Flat-rate state pension outlined

06 April 2011 / by Paul Dicken

The government has set-out details of a new single-tier state pension expected to be worth around £140 a week in a bid to reform a state pension system ‘dogged by complexity’.

Pensions minister Steve Webb said on 4 April that scrapping means-tested pension credit for people on low incomes and raising the level of the state pension would ‘secure a fair, decent and simple state pension fit for the 21st century.’

Creating a single state pension rate, to replace the current basic rate supplemented by pension credit for  those on a low income, would put an end to inequalities that penalise women, low earners and the self-employed, the government said. Creating a single-tier state pension is also part of wider pension reform the governent is carrying out, partly to encourage more people to save towards their retirement.

The state second pension could also be scrapped under the plans, outlined in a green paper, which will end the process of contracting out. Contracting out is where people opt out of the state second pension with some national insurance contributions rebated to be put towards a workplace pension or on the basis that a certain level of pension benefit will be supplied.

Policy director of the Tax Incentivised Savings Association, Malcolm Small, said: “Bold action is needed now on state pension reform and this paper has the potential to deliver it, providing a decent, affordable, basic state pension as a right for most future pensioners.”

Small said he favoured an option that combined the state second pension, pension credit and basic state pension to create a single-tier state pension.

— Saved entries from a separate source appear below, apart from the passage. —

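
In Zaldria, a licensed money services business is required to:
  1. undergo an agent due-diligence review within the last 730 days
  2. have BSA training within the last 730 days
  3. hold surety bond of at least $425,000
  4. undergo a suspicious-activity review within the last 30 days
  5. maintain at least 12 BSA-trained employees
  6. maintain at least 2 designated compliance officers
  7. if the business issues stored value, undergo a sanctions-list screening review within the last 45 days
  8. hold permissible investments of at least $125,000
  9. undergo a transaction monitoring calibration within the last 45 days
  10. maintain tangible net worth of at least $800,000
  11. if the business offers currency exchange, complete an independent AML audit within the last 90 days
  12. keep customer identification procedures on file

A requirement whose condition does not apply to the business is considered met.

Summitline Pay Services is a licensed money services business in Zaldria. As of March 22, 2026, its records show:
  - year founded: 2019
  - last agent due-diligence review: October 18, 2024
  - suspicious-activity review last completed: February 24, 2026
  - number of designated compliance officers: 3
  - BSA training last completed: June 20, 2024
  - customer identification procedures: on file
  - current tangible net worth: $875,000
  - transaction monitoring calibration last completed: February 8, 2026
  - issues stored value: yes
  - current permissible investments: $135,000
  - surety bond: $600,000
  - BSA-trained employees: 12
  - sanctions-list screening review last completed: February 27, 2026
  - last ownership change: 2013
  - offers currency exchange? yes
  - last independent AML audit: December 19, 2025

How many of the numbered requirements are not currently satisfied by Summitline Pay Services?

1

1. agent due-diligence review 520 days ago vs limit 730 → met
2. BSA training 640 days ago vs limit 730 → met
3. surety bond $600,000 ≥ $425,000 → met
4. suspicious-activity review 26 days ago vs limit 30 → met
5. BSA-trained employees 12 ≥ 12 → met
6. designated compliance officers 3 ≥ 2 → met
7. condition 'issues stored value' holds; sanctions-list screening review 23 days ago vs limit 45 → met
8. permissible investments $135,000 ≥ $125,000 → met
9. transaction monitoring calibration 42 days ago vs limit 45 → met
10. tangible net worth $875,000 ≥ $800,000 → met
11. condition 'offers currency exchange' holds; independent AML audit 93 days ago vs limit 90 → not met
12. customer identification procedures present → met
Not met: 1 of 12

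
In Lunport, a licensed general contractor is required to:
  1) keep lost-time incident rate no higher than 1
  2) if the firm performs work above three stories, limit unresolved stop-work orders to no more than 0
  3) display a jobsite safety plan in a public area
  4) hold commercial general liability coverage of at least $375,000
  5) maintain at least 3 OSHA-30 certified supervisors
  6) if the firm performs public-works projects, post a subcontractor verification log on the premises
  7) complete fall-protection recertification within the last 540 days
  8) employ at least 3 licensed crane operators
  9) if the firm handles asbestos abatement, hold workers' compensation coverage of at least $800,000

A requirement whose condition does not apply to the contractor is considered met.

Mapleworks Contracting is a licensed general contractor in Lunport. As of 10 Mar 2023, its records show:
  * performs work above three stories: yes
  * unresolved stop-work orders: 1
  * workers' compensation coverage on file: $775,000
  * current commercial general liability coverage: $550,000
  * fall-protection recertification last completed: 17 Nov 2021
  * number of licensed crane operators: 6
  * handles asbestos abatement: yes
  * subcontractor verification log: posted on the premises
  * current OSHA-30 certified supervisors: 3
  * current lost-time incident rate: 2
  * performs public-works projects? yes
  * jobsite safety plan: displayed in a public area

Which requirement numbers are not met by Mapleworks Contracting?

1. lost-time incident rate 2 > 1 → not met
2. condition 'performs work above three stories' holds; unresolved stop-work orders 1 > 0 → not met
3. jobsite safety plan present → met
4. commercial general liability coverage $550,000 ≥ $375,000 → met
5. OSHA-30 certified supervisors 3 ≥ 3 → met
6. condition 'performs public-works projects' holds; subcontractor verification log present → met
7. fall-protection recertification 478 days ago vs limit 540 → met
8. licensed crane operators 6 ≥ 3 → met
9. condition 'handles asbestos abatement' holds; workers' compensation coverage $775,000 < $800,000 → not met
Not met: 1, 2, 9

1, 2, 9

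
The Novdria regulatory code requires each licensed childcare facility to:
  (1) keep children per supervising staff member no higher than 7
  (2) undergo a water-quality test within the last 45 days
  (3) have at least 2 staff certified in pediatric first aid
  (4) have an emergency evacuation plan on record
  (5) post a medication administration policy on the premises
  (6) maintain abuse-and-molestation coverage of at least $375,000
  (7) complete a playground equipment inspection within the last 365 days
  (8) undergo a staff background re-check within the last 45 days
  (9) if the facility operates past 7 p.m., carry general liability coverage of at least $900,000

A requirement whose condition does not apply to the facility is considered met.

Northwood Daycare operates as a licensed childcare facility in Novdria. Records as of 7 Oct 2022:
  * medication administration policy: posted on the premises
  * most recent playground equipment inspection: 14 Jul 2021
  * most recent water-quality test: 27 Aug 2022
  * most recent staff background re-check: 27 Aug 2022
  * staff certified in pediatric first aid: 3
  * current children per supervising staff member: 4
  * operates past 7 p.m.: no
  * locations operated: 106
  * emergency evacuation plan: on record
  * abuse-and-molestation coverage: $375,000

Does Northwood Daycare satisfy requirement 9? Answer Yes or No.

9. condition 'operates past 7 p.m.' does not hold → requirement n/a → met

Yes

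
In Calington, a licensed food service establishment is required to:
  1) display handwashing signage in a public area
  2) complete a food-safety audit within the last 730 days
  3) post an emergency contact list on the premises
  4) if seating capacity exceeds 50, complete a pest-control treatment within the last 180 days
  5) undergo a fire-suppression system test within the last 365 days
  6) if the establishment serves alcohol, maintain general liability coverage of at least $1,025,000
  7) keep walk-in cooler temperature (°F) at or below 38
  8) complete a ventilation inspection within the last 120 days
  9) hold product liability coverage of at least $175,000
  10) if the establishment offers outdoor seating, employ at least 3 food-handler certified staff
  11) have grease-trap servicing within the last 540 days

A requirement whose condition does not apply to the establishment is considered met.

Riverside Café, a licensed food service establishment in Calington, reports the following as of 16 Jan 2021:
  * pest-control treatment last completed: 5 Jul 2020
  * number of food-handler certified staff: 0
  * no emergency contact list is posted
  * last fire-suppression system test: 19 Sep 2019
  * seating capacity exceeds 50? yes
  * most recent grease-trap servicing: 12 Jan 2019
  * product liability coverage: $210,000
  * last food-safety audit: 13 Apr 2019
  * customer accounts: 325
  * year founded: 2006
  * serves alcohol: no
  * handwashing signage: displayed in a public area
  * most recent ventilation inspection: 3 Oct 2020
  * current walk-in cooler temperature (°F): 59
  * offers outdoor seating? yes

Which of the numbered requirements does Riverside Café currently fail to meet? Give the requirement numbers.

3, 4, 5, 7, 10, 11

1. handwashing signage present → met
2. food-safety audit 644 days ago vs limit 730 → met
3. emergency contact list absent → not met
4. condition 'seating capacity exceeds 50' holds; pest-control treatment 195 days ago vs limit 180 → not met
5. fire-suppression system test 485 days ago vs limit 365 → not met
6. condition 'serves alcohol' does not hold → requirement n/a → met
7. walk-in cooler temperature (°F) 59 > 38 → not met
8. ventilation inspection 105 days ago vs limit 120 → met
9. product liability coverage $210,000 ≥ $175,000 → met
10. condition 'offers outdoor seating' holds; food-handler certified staff 0 < 3 → not met
11. grease-trap servicing 735 days ago vs limit 540 → not met
Not met: 3, 4, 5, 7, 10, 11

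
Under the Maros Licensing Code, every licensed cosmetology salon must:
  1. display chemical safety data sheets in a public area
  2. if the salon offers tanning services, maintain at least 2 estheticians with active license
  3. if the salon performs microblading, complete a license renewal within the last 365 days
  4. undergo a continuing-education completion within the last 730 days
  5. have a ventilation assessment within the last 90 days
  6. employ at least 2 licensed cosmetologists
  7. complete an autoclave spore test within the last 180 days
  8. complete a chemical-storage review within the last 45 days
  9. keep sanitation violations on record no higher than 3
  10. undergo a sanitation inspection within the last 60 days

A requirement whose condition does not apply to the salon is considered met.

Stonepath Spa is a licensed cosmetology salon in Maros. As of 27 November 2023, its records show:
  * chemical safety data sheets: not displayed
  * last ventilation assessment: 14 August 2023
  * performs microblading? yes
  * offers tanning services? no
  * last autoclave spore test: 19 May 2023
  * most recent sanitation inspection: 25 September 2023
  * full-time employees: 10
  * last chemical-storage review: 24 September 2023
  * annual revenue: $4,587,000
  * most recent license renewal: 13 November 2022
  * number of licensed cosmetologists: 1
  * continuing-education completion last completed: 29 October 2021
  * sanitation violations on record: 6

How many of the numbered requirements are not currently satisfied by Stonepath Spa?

1. chemical safety data sheets absent → not met
2. condition 'offers tanning services' does not hold → requirement n/a → met
3. condition 'performs microblading' holds; license renewal 379 days ago vs limit 365 → not met
4. continuing-education completion 759 days ago vs limit 730 → not met
5. ventilation assessment 105 days ago vs limit 90 → not met
6. licensed cosmetologists 1 < 2 → not met
7. autoclave spore test 192 days ago vs limit 180 → not met
8. chemical-storage review 64 days ago vs limit 45 → not met
9. sanitation violations on record 6 > 3 → not met
10. sanitation inspection 63 days ago vs limit 60 → not met
Not met: 9 of 10

9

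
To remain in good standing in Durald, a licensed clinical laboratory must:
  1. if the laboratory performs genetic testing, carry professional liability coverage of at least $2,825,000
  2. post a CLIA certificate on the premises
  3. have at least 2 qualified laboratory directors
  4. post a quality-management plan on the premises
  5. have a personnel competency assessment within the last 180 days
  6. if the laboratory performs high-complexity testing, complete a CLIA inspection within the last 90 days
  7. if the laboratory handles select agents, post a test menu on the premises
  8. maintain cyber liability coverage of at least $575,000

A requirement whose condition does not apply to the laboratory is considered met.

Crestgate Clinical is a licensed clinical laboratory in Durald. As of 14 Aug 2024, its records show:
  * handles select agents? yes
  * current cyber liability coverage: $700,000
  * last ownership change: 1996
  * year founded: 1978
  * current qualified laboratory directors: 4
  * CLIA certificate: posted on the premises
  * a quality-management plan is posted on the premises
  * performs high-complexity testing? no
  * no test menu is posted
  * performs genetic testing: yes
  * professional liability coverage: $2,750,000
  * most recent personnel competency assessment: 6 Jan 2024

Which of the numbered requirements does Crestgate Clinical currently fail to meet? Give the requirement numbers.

1. condition 'performs genetic testing' holds; professional liability coverage $2,750,000 < $2,825,000 → not met
2. CLIA certificate present → met
3. qualified laboratory directors 4 ≥ 2 → met
4. quality-management plan present → met
5. personnel competency assessment 221 days ago vs limit 180 → not met
6. condition 'performs high-complexity testing' does not hold → requirement n/a → met
7. condition 'handles select agents' holds; test menu absent → not met
8. cyber liability coverage $700,000 ≥ $575,000 → met
Not met: 1, 5, 7

1, 5, 7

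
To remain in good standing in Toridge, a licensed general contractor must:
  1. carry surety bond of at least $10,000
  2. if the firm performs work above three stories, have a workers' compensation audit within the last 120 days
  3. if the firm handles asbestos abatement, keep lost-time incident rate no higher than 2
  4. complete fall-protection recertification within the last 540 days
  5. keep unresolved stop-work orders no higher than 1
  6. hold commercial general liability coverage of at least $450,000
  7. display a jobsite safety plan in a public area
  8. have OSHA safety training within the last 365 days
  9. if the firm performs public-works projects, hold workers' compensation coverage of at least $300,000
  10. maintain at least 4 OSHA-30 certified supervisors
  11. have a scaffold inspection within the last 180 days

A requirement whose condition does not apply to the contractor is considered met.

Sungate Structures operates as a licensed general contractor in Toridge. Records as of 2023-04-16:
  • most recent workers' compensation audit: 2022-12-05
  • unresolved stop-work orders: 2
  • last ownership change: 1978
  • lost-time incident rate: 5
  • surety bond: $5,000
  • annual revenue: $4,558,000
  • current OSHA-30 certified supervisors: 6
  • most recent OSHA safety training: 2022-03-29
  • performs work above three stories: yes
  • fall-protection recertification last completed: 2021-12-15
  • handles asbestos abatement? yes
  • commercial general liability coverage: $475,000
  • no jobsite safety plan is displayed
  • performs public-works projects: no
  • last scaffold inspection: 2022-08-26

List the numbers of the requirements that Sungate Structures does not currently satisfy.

1, 2, 3, 5, 7, 8, 11

1. surety bond $5,000 < $10,000 → not met
2. condition 'performs work above three stories' holds; workers' compensation audit 132 days ago vs limit 120 → not met
3. condition 'handles asbestos abatement' holds; lost-time incident rate 5 > 2 → not met
4. fall-protection recertification 487 days ago vs limit 540 → met
5. unresolved stop-work orders 2 > 1 → not met
6. commercial general liability coverage $475,000 ≥ $450,000 → met
7. jobsite safety plan absent → not met
8. OSHA safety training 383 days ago vs limit 365 → not met
9. condition 'performs public-works projects' does not hold → requirement n/a → met
10. OSHA-30 certified supervisors 6 ≥ 4 → met
11. scaffold inspection 233 days ago vs limit 180 → not met
Not met: 1, 2, 3, 5, 7, 8, 11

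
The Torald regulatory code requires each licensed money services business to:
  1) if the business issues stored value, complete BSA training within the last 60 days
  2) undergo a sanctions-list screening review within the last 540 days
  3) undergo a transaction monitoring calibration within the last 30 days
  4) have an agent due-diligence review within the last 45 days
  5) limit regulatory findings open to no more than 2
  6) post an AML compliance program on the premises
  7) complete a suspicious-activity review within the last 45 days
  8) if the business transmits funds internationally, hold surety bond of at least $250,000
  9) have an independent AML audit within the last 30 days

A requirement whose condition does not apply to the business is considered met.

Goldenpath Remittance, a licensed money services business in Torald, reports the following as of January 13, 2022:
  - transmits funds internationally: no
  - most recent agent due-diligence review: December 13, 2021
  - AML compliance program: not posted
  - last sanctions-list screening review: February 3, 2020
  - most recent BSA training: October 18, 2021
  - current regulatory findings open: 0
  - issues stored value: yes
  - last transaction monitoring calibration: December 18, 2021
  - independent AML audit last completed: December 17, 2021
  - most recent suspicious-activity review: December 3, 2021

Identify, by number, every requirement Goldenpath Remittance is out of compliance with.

1. condition 'issues stored value' holds; BSA training 87 days ago vs limit 60 → not met
2. sanctions-list screening review 710 days ago vs limit 540 → not met
3. transaction monitoring calibration 26 days ago vs limit 30 → met
4. agent due-diligence review 31 days ago vs limit 45 → met
5. regulatory findings open 0 ≤ 2 → met
6. AML compliance program absent → not met
7. suspicious-activity review 41 days ago vs limit 45 → met
8. condition 'transmits funds internationally' does not hold → requirement n/a → met
9. independent AML audit 27 days ago vs limit 30 → met
Not met: 1, 2, 6

1, 2, 6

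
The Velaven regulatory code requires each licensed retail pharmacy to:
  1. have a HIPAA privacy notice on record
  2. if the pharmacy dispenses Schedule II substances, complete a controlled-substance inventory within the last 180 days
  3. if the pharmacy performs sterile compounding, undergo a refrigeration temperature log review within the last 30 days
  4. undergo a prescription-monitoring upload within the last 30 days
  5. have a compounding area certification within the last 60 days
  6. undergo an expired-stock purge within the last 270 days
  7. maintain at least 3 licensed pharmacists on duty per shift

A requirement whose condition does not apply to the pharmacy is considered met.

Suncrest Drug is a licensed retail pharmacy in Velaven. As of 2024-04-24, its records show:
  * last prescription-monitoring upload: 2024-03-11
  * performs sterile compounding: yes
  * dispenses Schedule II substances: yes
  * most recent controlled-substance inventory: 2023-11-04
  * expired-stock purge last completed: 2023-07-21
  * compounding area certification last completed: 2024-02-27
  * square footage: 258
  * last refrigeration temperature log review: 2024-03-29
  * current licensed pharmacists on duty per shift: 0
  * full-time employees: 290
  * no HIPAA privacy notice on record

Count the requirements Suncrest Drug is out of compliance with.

4

1. HIPAA privacy notice absent → not met
2. condition 'dispenses Schedule II substances' holds; controlled-substance inventory 172 days ago vs limit 180 → met
3. condition 'performs sterile compounding' holds; refrigeration temperature log review 26 days ago vs limit 30 → met
4. prescription-monitoring upload 44 days ago vs limit 30 → not met
5. compounding area certification 57 days ago vs limit 60 → met
6. expired-stock purge 278 days ago vs limit 270 → not met
7. licensed pharmacists on duty per shift 0 < 3 → not met
Not met: 4 of 7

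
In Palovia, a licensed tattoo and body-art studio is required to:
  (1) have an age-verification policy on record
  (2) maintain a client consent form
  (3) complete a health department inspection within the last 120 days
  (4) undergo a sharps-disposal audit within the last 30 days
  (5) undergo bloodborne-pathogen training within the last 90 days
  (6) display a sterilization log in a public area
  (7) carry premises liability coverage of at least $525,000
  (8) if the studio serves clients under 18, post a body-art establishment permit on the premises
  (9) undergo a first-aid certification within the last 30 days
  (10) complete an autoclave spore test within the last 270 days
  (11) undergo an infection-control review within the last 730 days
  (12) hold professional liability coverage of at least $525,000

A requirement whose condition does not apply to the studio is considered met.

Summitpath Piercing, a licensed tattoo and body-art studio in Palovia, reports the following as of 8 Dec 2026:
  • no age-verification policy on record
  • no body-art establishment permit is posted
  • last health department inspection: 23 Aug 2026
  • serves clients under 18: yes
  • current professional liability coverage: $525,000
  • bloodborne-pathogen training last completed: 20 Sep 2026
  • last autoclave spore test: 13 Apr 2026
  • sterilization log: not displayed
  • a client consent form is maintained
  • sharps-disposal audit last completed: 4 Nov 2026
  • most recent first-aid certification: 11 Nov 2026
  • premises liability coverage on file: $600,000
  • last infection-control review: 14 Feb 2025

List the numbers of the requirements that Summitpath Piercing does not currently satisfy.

1. age-verification policy absent → not met
2. client consent form present → met
3. health department inspection 107 days ago vs limit 120 → met
4. sharps-disposal audit 34 days ago vs limit 30 → not met
5. bloodborne-pathogen training 79 days ago vs limit 90 → met
6. sterilization log absent → not met
7. premises liability coverage $600,000 ≥ $525,000 → met
8. condition 'serves clients under 18' holds; body-art establishment permit absent → not met
9. first-aid certification 27 days ago vs limit 30 → met
10. autoclave spore test 239 days ago vs limit 270 → met
11. infection-control review 662 days ago vs limit 730 → met
12. professional liability coverage $525,000 ≥ $525,000 → met
Not met: 1, 4, 6, 8

1, 4, 6, 8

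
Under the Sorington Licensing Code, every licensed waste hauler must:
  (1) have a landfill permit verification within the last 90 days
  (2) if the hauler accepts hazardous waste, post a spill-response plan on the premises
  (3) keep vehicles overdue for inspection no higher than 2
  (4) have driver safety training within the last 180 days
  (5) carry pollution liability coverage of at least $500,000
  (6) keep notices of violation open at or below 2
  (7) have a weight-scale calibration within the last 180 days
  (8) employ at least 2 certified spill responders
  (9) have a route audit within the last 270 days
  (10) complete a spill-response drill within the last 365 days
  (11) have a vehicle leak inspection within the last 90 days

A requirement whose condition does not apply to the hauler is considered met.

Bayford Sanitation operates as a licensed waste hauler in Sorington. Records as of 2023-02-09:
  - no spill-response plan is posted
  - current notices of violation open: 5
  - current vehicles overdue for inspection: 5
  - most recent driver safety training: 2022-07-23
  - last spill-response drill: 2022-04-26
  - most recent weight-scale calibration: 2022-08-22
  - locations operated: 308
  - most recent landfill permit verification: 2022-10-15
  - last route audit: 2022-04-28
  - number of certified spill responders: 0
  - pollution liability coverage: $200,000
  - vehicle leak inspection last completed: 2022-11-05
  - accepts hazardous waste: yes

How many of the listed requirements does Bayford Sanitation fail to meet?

9

1. landfill permit verification 117 days ago vs limit 90 → not met
2. condition 'accepts hazardous waste' holds; spill-response plan absent → not met
3. vehicles overdue for inspection 5 > 2 → not met
4. driver safety training 201 days ago vs limit 180 → not met
5. pollution liability coverage $200,000 < $500,000 → not met
6. notices of violation open 5 > 2 → not met
7. weight-scale calibration 171 days ago vs limit 180 → met
8. certified spill responders 0 < 2 → not met
9. route audit 287 days ago vs limit 270 → not met
10. spill-response drill 289 days ago vs limit 365 → met
11. vehicle leak inspection 96 days ago vs limit 90 → not met
Not met: 9 of 11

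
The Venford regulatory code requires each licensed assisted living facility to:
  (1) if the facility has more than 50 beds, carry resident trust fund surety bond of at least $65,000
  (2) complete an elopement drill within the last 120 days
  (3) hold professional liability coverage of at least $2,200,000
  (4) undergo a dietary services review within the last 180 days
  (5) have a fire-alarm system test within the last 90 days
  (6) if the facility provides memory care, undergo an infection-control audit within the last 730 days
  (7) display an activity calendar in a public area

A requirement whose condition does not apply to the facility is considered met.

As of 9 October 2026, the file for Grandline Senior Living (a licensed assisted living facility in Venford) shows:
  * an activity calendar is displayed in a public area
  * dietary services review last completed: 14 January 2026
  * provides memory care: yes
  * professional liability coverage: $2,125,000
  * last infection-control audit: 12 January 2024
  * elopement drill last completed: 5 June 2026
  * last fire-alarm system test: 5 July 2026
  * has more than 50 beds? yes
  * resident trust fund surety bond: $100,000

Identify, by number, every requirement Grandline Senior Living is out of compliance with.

2, 3, 4, 5, 6

1. condition 'has more than 50 beds' holds; resident trust fund surety bond $100,000 ≥ $65,000 → met
2. elopement drill 126 days ago vs limit 120 → not met
3. professional liability coverage $2,125,000 < $2,200,000 → not met
4. dietary services review 268 days ago vs limit 180 → not met
5. fire-alarm system test 96 days ago vs limit 90 → not met
6. condition 'provides memory care' holds; infection-control audit 1001 days ago vs limit 730 → not met
7. activity calendar present → met
Not met: 2, 3, 4, 5, 6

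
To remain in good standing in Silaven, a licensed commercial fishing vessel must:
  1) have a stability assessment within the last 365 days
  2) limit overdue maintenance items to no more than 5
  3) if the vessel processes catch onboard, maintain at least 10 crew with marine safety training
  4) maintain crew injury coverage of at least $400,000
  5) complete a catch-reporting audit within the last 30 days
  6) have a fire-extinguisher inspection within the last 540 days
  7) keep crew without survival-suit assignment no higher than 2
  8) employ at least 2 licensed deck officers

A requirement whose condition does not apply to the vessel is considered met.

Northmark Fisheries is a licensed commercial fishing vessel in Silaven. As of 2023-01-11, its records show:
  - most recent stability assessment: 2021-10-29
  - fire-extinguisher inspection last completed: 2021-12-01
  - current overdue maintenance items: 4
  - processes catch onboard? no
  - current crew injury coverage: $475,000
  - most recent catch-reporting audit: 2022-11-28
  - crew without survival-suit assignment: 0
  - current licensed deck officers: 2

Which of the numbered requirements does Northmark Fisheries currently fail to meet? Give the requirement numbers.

1. stability assessment 439 days ago vs limit 365 → not met
2. overdue maintenance items 4 ≤ 5 → met
3. condition 'processes catch onboard' does not hold → requirement n/a → met
4. crew injury coverage $475,000 ≥ $400,000 → met
5. catch-reporting audit 44 days ago vs limit 30 → not met
6. fire-extinguisher inspection 406 days ago vs limit 540 → met
7. crew without survival-suit assignment 0 ≤ 2 → met
8. licensed deck officers 2 ≥ 2 → met
Not met: 1, 5

1, 5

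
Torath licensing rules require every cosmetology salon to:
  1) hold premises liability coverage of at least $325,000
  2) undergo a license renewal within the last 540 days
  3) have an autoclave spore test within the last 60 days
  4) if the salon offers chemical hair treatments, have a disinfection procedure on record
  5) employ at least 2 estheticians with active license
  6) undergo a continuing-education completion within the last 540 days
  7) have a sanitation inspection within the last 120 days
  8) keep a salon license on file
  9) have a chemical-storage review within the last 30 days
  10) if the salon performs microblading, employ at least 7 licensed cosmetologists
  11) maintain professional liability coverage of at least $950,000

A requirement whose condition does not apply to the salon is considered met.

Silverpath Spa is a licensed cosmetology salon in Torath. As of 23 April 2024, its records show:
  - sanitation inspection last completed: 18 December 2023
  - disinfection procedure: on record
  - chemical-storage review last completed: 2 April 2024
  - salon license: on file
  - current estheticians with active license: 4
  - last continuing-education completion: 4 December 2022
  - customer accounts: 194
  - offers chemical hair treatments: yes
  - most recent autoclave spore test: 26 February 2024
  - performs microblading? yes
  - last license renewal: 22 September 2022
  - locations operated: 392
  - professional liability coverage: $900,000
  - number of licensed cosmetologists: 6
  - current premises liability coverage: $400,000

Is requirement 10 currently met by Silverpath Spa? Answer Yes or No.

No

10. condition 'performs microblading' holds; licensed cosmetologists 6 < 7 → not met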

“People are crying out for simplicity and clarity in the state pension system. The sooner we can deliver it, the clearer and more urgent the incentive will be for the UK population to save more for its own future,” he added.

The government said that currently just under half of pensioners are eligible for means-tested pension credit to top up their state pension but around 1.6 million pensioners don’t claim, leaving them with a basic income of below the £132.60 guaranteed credit a week.

The reliance on means testing to establish whether people receive pension credit means it is hard to be sure whether you will benefit from savings put aside, as this may affect eligibility for pension credit.

Having a single state pension rate would guarantee a minimum amount for people eligible for the state pension.

The Association of British Insurers said: “The proposals to create a flat-rate pension are an important move towards a simpler and more understandable pension system. It will help people plan better for their retirement, stop people falling into the means-testing trap and ensure that it always pays to save. We look forward to working with the government and other stakeholders to make these proposals work.”